Find a Rubaiyat written in a foreign language and using the English alphabet with a Q and a double T in one of the quatrains …
Polish is probably out, based on the q. German is definitely in, but I can’t find a matching verse online.
The Roman alphabet is the most widely used in the world (orthographiesofthe world.wordpress.com) – the major users being the English, French, Spanish, German, Portuguese, Dutch, Turkish, Vietnamese, Bahasa Malay, Bahasa Indonesia, Tagalog, Czech, Polish, Croatian … about as many languages as the Rubaiyat was published.
I picked on Polish because of the DNA, but Polish doesn’t use a Q (except for loan words).
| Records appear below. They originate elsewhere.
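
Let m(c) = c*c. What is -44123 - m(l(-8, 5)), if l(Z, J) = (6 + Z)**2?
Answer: -44139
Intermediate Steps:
m(c) = c**2
-44123 - m(l(-8, 5)) = -44123 - ((6 - 8)**2)**2 = -44123 - ((-2)**2)**2 = -44123 - 1*4**2 = -44123 - 1*16 = -44123 - 16 = -44139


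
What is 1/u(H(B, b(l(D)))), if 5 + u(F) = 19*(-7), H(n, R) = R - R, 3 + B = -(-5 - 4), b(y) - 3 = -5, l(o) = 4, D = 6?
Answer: -1/138 ≈ -0.0072464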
Moving west slightly, I’d say German is an option, but the lack of any umlaut in the characters makes me a bit wary.
It looks like a process of finding every online Rubaiyat written in Roman letters and scouring same for a quatrain that has a Q and double T’s … I’ve got Malay, French and German ..
I looked for v70 in German, but it wasn’t in the selection I found online.
don’t forget it’s v70 in the early fitzgerald translations – I think in later ones it’s 94 or something – so in other languages (or even other English translations) won’t necessarily map 1-1
On emakbakea.files.wordpress.com “The R… by Edward Fitzgerald, It’s v90.